"""
Some fairly brute force methods to calculate a nice M and see what different Ms would look like.
Especially if we want to have some features which have the same prevalence and then can work in multiples of 4 or 8.
"""

import math
from collections import Counter
from dataclasses import dataclass

import torch as t
from loguru import logger


@dataclass
class MCounts:
    m_value: int
    count: int


def nearest_power_of_2(x: float) -> int:
    return 2 ** round(math.log2(x))


def calculate_m(
    m: int = 21,
    num_features: int = 4_096,
    num_tokens_per_batch: int = 24_576,
    zipf_bias: float = 7.0,
    zipf_exponent: float = 1.0,
) -> t.Tensor:
    """
    Calculate the M for a given k, num_features and num_tokens_per_batch.
    """
    out_m_F = t.empty(num_features, dtype=t.int32)

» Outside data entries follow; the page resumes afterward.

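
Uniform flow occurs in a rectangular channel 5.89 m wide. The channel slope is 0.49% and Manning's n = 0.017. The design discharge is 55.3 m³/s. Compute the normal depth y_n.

Manning's equation rearranged: A R^(2/3) = nQ / (1·√S) = 0.017 × 55.3 / (√0.0049) = 13.43.
Trying y = 1.68 m: A R^(2/3) = 10.35 — too small.
Trying y = 2.02 m: A R^(2/3) = 13.42 — ≈ 13.43.

y_n = 2.02 m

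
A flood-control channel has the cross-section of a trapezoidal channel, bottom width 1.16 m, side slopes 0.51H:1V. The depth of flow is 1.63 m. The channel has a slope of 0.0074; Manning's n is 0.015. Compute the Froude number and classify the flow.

With bottom width b = 1.16 m and side slope z = 0.51: A = (b + zy)y = (1.16 + 0.51×1.63)×1.63 = 3.246 m²; P = b + 2y√(1+z²) = 1.16 + 2×1.63×1.123 = 4.819 m.
Hydraulic radius R = A/P = 3.246/4.819 = 0.6735 m.
V = (1/n) R^(2/3) √S = (1/0.015) × 0.6735^(2/3) × √0.0074 = 4.406 m/s. Hydraulic depth D_h = A/T = 3.246/2.823 = 1.15 m.
Froude number Fr = V/√(g·D_h) = 4.406/√(9.81×1.15) = 1.31, which is greater than 1, so the flow is supercritical.

supercritical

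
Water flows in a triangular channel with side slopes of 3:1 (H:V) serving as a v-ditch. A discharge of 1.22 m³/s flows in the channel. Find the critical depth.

At critical depth, Q² T / (g A³) = 1, i.e. A³/T = Q²/g = 1.22²/9.81 = 0.1517.
Try y = 0.374 m: A³/T = 0.03293 — low.
Try y = 0.64 m: A³/T = 0.4832 — high.
Try y = 0.508 m: A³/T = 0.1522 — matches.

y_c = 0.508 m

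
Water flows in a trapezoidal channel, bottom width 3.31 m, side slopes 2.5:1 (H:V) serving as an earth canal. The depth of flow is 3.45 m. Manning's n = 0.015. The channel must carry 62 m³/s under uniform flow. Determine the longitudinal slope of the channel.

With bottom width b = 3.31 m and side slope z = 2.5: A = (b + zy)y = (3.31 + 2.5×3.45)×3.45 = 41.18 m²; P = b + 2y√(1+z²) = 3.31 + 2×3.45×2.693 = 21.89 m.
Hydraulic radius R = A/P = 41.18/21.89 = 1.881 m.
From Manning's equation, S = [nQ / (1 A R^(2/3))]² = [0.015 × 62 / (1 × 41.18 × 1.881^(2/3))]² = 0.00022.

S = 0.00022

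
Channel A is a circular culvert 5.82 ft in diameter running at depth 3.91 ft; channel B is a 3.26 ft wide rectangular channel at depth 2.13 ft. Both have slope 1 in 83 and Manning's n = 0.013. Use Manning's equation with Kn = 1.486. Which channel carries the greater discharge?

channel A

Channel A: For a circular section of diameter D = 5.82 ft at depth y = 3.91 ft, the central angle is θ = 2 arccos(1 − 2y/D) = 3.843 rad. Then A = (D²/8)(θ − sin θ) = 19 ft² and P = Dθ/2 = 11.18 ft. Hydraulic radius R = A/P = 19/11.18 = 1.699 ft. Q_A = (1.486/0.013)·19·1.699^(2/3)·√0.01205 = 339.6 ft³/s.
Channel B: Flow area A = b·y = 3.26 × 2.13 = 6.944 ft². Wetted perimeter P = b + 2y = 3.26 + 2×2.13 = 7.52 ft. Hydraulic radius R = A/P = 6.944/7.52 = 0.9234 ft. Q_B = (1.486/0.013)·6.944·0.9234^(2/3)·√0.01205 = 82.61 ft³/s.
Q_A = 339.6 ft³/s vs Q_B = 82.61 ft³/s, so channel A carries more.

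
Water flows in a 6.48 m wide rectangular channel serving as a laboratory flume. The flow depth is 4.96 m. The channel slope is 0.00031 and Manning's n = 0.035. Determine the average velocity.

Flow area A = b·y = 6.48 × 4.96 = 32.14 m². Wetted perimeter P = b + 2y = 6.48 + 2×4.96 = 16.4 m.
Hydraulic radius R = A/P = 32.14/16.4 = 1.96 m.
From Manning's equation, V = (1/n) R^(2/3) S^(1/2) = (1/0.035) × 1.96^(2/3) × 0.00031^(1/2) = 0.788 m/s.

V = 0.788 m/s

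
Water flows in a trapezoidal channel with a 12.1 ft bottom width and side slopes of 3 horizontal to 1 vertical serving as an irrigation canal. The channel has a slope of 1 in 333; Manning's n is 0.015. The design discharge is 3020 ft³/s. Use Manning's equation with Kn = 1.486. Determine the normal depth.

Manning's equation rearranged: A R^(2/3) = nQ / (1.486·√S) = 0.015 × 3020 / (1.486 × √0.003003) = 556.3.
Trying y = 8.04 ft: A R^(2/3) = 808.5 — over.
Trying y = 5.26 ft: A R^(2/3) = 320.6 — short.
Trying y = 6.79 ft: A R^(2/3) = 556.1 — close enough.

y_n = 6.79 ft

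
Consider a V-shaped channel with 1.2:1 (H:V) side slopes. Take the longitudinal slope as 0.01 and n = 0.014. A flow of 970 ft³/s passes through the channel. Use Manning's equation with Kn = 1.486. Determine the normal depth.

y_n = 6.45 ft

Manning's equation rearranged: A R^(2/3) = nQ / (1.486·√S) = 0.014 × 970 / (1.486 × √0.01) = 91.39.
Try y = 7.57 ft: A R^(2/3) = 140.1 — over.
Try y = 4.96 ft: A R^(2/3) = 45.37 — short.
Try y = 6.45 ft: A R^(2/3) = 91.41 — ≈ 91.39.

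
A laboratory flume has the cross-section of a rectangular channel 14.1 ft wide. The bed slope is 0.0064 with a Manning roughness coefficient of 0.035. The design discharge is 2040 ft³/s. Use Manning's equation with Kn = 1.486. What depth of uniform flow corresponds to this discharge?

y_n = 15 ft

Manning's equation rearranged: A R^(2/3) = nQ / (1.486·√S) = 0.035 × 2040 / (1.486 × √0.0064) = 600.6.
Try y = 18.3 ft: A R^(2/3) = 763.4 — too large.
Try y = 10.6 ft: A R^(2/3) = 391.2 — too small.
Try y = 15 ft: A R^(2/3) = 601.5 — close enough.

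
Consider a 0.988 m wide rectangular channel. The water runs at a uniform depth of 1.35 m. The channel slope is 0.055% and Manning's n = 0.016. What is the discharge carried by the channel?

Flow area A = b·y = 0.988 × 1.35 = 1.334 m². Wetted perimeter P = b + 2y = 0.988 + 2×1.35 = 3.688 m.
Hydraulic radius R = A/P = 1.334/3.688 = 0.3617 m.
Manning's equation: Q = (1/n) A R^(2/3) S^(1/2) = (1/0.016) × 1.334 × 0.3617^(2/3) × 0.00055^(1/2) = 0.992 m³/s.

Q = 0.992 m³/s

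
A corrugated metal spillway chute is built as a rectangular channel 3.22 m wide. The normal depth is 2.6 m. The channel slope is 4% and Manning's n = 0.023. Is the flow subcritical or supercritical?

supercritical

Flow area A = b·y = 3.22 × 2.6 = 8.372 m². Wetted perimeter P = b + 2y = 3.22 + 2×2.6 = 8.42 m.
Hydraulic radius R = A/P = 8.372/8.42 = 0.9943 m.
V = (1/n) R^(2/3) √S = (1/0.023) × 0.9943^(2/3) × √0.04 = 8.663 m/s. Hydraulic depth D_h = A/T = 8.372/3.22 = 2.6 m.
Froude number Fr = V/√(g·D_h) = 8.663/√(9.81×2.6) = 1.72, which is greater than 1, so the flow is supercritical.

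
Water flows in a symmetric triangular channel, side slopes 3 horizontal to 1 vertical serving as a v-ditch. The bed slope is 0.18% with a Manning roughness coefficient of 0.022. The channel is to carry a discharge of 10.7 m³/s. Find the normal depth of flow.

Manning's equation rearranged: A R^(2/3) = nQ / (1·√S) = 0.022 × 10.7 / (√0.0018) = 5.548.
Try y = 1.64 m: A R^(2/3) = 6.825 — too large.
Try y = 1.22 m: A R^(2/3) = 3.101 — too small.
Try y = 1.52 m: A R^(2/3) = 5.573 — ≈ 5.548.

y_n = 1.52 m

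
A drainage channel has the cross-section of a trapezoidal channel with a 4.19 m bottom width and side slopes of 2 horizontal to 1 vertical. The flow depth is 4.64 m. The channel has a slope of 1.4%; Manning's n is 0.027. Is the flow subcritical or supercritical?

supercritical

With bottom width b = 4.19 m and side slope z = 2: A = (b + zy)y = (4.19 + 2×4.64)×4.64 = 62.5 m²; P = b + 2y√(1+z²) = 4.19 + 2×4.64×2.236 = 24.94 m.
Hydraulic radius R = A/P = 62.5/24.94 = 2.506 m.
V = (1/n) R^(2/3) √S = (1/0.027) × 2.506^(2/3) × √0.014 = 8.085 m/s. Hydraulic depth D_h = A/T = 62.5/22.75 = 2.747 m.
Froude number Fr = V/√(g·D_h) = 8.085/√(9.81×2.747) = 1.56, which is greater than 1, so the flow is supercritical.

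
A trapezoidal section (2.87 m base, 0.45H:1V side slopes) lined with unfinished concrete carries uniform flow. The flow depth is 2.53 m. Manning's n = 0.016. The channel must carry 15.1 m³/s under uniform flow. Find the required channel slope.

S = 0.000443

With bottom width b = 2.87 m and side slope z = 0.45: A = (b + zy)y = (2.87 + 0.45×2.53)×2.53 = 10.14 m²; P = b + 2y√(1+z²) = 2.87 + 2×2.53×1.097 = 8.419 m.
Hydraulic radius R = A/P = 10.14/8.419 = 1.205 m.
From Manning's equation, S = [nQ / (1 A R^(2/3))]² = [0.016 × 15.1 / (1 × 10.14 × 1.205^(2/3))]² = 0.000443.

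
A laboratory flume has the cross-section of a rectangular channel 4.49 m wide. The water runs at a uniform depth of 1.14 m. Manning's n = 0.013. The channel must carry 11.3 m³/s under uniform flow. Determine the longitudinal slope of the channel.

Flow area A = b·y = 4.49 × 1.14 = 5.119 m². Wetted perimeter P = b + 2y = 4.49 + 2×1.14 = 6.77 m.
Hydraulic radius R = A/P = 5.119/6.77 = 0.7561 m.
From Manning's equation, S = [nQ / (1 A R^(2/3))]² = [0.013 × 11.3 / (1 × 5.119 × 0.7561^(2/3))]² = 0.0012.

S = 0.0012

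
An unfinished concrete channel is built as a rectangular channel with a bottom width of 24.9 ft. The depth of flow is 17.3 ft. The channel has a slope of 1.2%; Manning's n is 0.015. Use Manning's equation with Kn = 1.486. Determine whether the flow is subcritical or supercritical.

Flow area A = b·y = 24.9 × 17.3 = 430.8 ft². Wetted perimeter P = b + 2y = 24.9 + 2×17.3 = 59.5 ft.
Hydraulic radius R = A/P = 430.8/59.5 = 7.24 ft.
V = (1.486/n) R^(2/3) √S = (1.486/0.015) × 7.24^(2/3) × √0.012 = 40.61 ft/s. Hydraulic depth D_h = A/T = 430.8/24.9 = 17.3 ft.
Froude number Fr = V/√(g·D_h) = 40.61/√(32.2×17.3) = 1.72, which is greater than 1, so the flow is supercritical.

supercritical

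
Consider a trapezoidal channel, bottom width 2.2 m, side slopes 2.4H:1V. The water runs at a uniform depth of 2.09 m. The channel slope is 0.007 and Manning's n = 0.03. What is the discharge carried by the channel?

With bottom width b = 2.2 m and side slope z = 2.4: A = (b + zy)y = (2.2 + 2.4×2.09)×2.09 = 15.08 m²; P = b + 2y√(1+z²) = 2.2 + 2×2.09×2.6 = 13.07 m.
Hydraulic radius R = A/P = 15.08/13.07 = 1.154 m.
Manning's equation: Q = (1/n) A R^(2/3) S^(1/2) = (1/0.03) × 15.08 × 1.154^(2/3) × 0.007^(1/2) = 46.3 m³/s.

Q = 46.3 m³/s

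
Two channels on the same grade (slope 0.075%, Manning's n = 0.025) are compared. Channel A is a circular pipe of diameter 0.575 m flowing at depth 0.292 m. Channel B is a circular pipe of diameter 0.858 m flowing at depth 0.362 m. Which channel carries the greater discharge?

Channel A: For a circular section of diameter D = 0.575 m at depth y = 0.292 m, the central angle is θ = 2 arccos(1 − 2y/D) = 3.173 rad. Then A = (D²/8)(θ − sin θ) = 0.1324 m² and P = Dθ/2 = 0.9122 m. Hydraulic radius R = A/P = 0.1324/0.9122 = 0.1452 m. Q_A = (1/0.025)·0.1324·0.1452^(2/3)·√0.00075 = 0.04007 m³/s.
Channel B: For a circular section of diameter D = 0.858 m at depth y = 0.362 m, the central angle is θ = 2 arccos(1 − 2y/D) = 2.828 rad. Then A = (D²/8)(θ − sin θ) = 0.2318 m² and P = Dθ/2 = 1.213 m. Hydraulic radius R = A/P = 0.2318/1.213 = 0.1911 m. Q_B = (1/0.025)·0.2318·0.1911^(2/3)·√0.00075 = 0.08426 m³/s.
Q_A = 0.04007 m³/s vs Q_B = 0.08426 m³/s, so channel B carries more.

channel B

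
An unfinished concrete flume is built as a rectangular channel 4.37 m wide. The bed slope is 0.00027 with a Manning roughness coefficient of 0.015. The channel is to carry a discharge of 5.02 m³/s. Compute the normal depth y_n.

Manning's equation rearranged: A R^(2/3) = nQ / (1·√S) = 0.015 × 5.02 / (√0.00027) = 4.583.
At y = 1.43 m: A R^(2/3) = 5.67 — over.
At y = 0.974 m: A R^(2/3) = 3.271 — short.
At y = 1.23 m: A R^(2/3) = 4.582 — close enough.

y_n = 1.23 m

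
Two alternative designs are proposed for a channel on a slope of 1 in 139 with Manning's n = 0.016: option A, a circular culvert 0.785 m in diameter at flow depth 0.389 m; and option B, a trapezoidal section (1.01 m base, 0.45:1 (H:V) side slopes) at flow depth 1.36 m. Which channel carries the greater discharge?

Channel A: For a circular section of diameter D = 0.785 m at depth y = 0.389 m, the central angle is θ = 2 arccos(1 − 2y/D) = 3.124 rad. Then A = (D²/8)(θ − sin θ) = 0.2392 m² and P = Dθ/2 = 1.226 m. Hydraulic radius R = A/P = 0.2392/1.226 = 0.1951 m. Q_A = (1/0.016)·0.2392·0.1951^(2/3)·√0.007194 = 0.4267 m³/s.
Channel B: With bottom width b = 1.01 m and side slope z = 0.45: A = (b + zy)y = (1.01 + 0.45×1.36)×1.36 = 2.206 m²; P = b + 2y√(1+z²) = 1.01 + 2×1.36×1.097 = 3.993 m. Hydraulic radius R = A/P = 2.206/3.993 = 0.5525 m. Q_B = (1/0.016)·2.206·0.5525^(2/3)·√0.007194 = 7.874 m³/s.
Q_A = 0.4267 m³/s vs Q_B = 7.874 m³/s, so channel B carries more.

channel B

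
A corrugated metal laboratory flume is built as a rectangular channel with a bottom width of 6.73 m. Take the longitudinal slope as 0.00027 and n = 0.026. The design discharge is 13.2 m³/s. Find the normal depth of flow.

Manning's equation rearranged: A R^(2/3) = nQ / (1·√S) = 0.026 × 13.2 / (√0.00027) = 20.89.
Try y = 2.86 m: A R^(2/3) = 25.73 — high.
Try y = 2.46 m: A R^(2/3) = 20.93 — matches.

y_n = 2.46 m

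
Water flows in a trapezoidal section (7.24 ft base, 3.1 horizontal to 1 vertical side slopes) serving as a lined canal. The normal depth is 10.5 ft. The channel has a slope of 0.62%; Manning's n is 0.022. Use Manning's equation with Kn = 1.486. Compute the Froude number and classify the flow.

supercritical

With bottom width b = 7.24 ft and side slope z = 3.1: A = (b + zy)y = (7.24 + 3.1×10.5)×10.5 = 417.8 ft²; P = b + 2y√(1+z²) = 7.24 + 2×10.5×3.257 = 75.64 ft.
Hydraulic radius R = A/P = 417.8/75.64 = 5.523 ft.
V = (1.486/n) R^(2/3) √S = (1.486/0.022) × 5.523^(2/3) × √0.0062 = 16.62 ft/s. Hydraulic depth D_h = A/T = 417.8/72.34 = 5.775 ft.
Froude number Fr = V/√(g·D_h) = 16.62/√(32.2×5.775) = 1.22, which is greater than 1, so the flow is supercritical.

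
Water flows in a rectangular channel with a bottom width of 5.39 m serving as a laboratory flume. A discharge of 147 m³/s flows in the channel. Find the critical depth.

y_c = 4.23 m

For a rectangular channel, critical depth y_c = (q²/g)^(1/3) where q = Q/b = 147/5.39 = 27.27 m²/s.
So y_c = (27.27²/9.81)^(1/3) = 4.23 m.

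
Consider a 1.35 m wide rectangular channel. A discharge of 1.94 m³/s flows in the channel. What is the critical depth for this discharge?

y_c = 0.595 m

For a rectangular channel, critical depth y_c = (q²/g)^(1/3) where q = Q/b = 1.94/1.35 = 1.437 m²/s.
So y_c = (1.437²/9.81)^(1/3) = 0.595 m.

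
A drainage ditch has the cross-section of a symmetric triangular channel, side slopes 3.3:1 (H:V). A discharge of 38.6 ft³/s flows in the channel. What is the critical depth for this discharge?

At critical depth, Q² T / (g A³) = 1, i.e. A³/T = Q²/g = 38.6²/32.2 = 46.27.
Try y = 1.38 ft: A³/T = 27.25 — short.
Try y = 1.95 ft: A³/T = 153.5 — over.
Try y = 1.53 ft: A³/T = 45.65 — matches.

y_c = 1.53 ft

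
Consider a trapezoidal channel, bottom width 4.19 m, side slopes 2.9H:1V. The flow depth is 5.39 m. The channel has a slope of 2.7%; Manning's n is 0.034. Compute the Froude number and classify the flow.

With bottom width b = 4.19 m and side slope z = 2.9: A = (b + zy)y = (4.19 + 2.9×5.39)×5.39 = 106.8 m²; P = b + 2y√(1+z²) = 4.19 + 2×5.39×3.068 = 37.26 m.
Hydraulic radius R = A/P = 106.8/37.26 = 2.867 m.
V = (1/n) R^(2/3) √S = (1/0.034) × 2.867^(2/3) × √0.027 = 9.754 m/s. Hydraulic depth D_h = A/T = 106.8/35.45 = 3.014 m.
Froude number Fr = V/√(g·D_h) = 9.754/√(9.81×3.014) = 1.79, which is greater than 1, so the flow is supercritical.

supercritical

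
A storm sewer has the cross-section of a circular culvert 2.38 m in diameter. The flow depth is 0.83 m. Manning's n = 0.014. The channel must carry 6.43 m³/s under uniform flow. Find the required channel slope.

For a circular section of diameter D = 2.38 m at depth y = 0.83 m, the central angle is θ = 2 arccos(1 − 2y/D) = 2.527 rad. Then A = (D²/8)(θ − sin θ) = 1.381 m² and P = Dθ/2 = 3.007 m.
Hydraulic radius R = A/P = 1.381/3.007 = 0.4592 m.
From Manning's equation, S = [nQ / (1 A R^(2/3))]² = [0.014 × 6.43 / (1 × 1.381 × 0.4592^(2/3))]² = 0.012.

S = 0.012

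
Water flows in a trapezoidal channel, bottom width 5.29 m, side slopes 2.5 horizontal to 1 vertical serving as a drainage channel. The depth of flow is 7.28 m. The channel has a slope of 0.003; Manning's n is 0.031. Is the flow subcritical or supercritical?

With bottom width b = 5.29 m and side slope z = 2.5: A = (b + zy)y = (5.29 + 2.5×7.28)×7.28 = 171 m²; P = b + 2y√(1+z²) = 5.29 + 2×7.28×2.693 = 44.49 m.
Hydraulic radius R = A/P = 171/44.49 = 3.843 m.
V = (1/n) R^(2/3) √S = (1/0.031) × 3.843^(2/3) × √0.003 = 4.335 m/s. Hydraulic depth D_h = A/T = 171/41.69 = 4.102 m.
Froude number Fr = V/√(g·D_h) = 4.335/√(9.81×4.102) = 0.683, which is less than 1, so the flow is subcritical.

subcritical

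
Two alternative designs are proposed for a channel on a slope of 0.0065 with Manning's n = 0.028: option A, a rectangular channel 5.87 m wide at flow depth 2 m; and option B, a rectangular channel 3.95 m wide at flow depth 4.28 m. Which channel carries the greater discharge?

channel B

Channel A: Flow area A = b·y = 5.87 × 2 = 11.74 m². Wetted perimeter P = b + 2y = 5.87 + 2×2 = 9.87 m. Hydraulic radius R = A/P = 11.74/9.87 = 1.189 m. Q_A = (1/0.028)·11.74·1.189^(2/3)·√0.0065 = 37.95 m³/s.
Channel B: Flow area A = b·y = 3.95 × 4.28 = 16.91 m². Wetted perimeter P = b + 2y = 3.95 + 2×4.28 = 12.51 m. Hydraulic radius R = A/P = 16.91/12.51 = 1.351 m. Q_B = (1/0.028)·16.91·1.351^(2/3)·√0.0065 = 59.5 m³/s.
Q_A = 37.95 m³/s vs Q_B = 59.5 m³/s, so channel B carries more.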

    num_interactions = m * num_features
    zipf_sum = sum([1 / (i + zipf_bias) ** zipf_exponent for i in range(1, num_features + 1)])

    N_approx = num_interactions / zipf_sum

    # Don't want any feature which hits too many of the tokens.
    largest_acceptable_power_of_2 = nearest_power_of_2(num_tokens_per_batch) / 4

    for i in range(num_features):
        m = nearest_power_of_2(N_approx / (i + 1 + zipf_bias) ** zipf_exponent)
        out_m_F[i] = min(m, largest_acceptable_power_of_2)

    logger.info(f"Total M: {out_m_F.sum().item()}")
    logger.info(f"Num interactions from original m={m}: {num_interactions}")

    # print(f"Head: {out_m_F[:10]}")
    # print(f"Tail: {out_m_F[-10:]}")

    return out_m_F


def get_m_counts(m_F: t.Tensor) -> list[MCounts]:
    num_features = len(m_F)

    values_list = m_F.tolist()
    value_counts = Counter(values_list)

    m_dict = dict(value_counts)

    m_counts = [MCounts(m_value=k, count=v) for k, v in m_dict.items()]

    assert sum(m_dict.values()) == num_features

    logger.info(f"{len(m_dict)} unique values for which to top-m over")
    logger.info(f"Highest: {max(m_dict)}, lowest: {min(m_dict)}")

    return m_counts


if __name__ == "__main__":
    m_F = calculate_m()
    m_counts = get_m_counts(m_F)
    print(m_counts)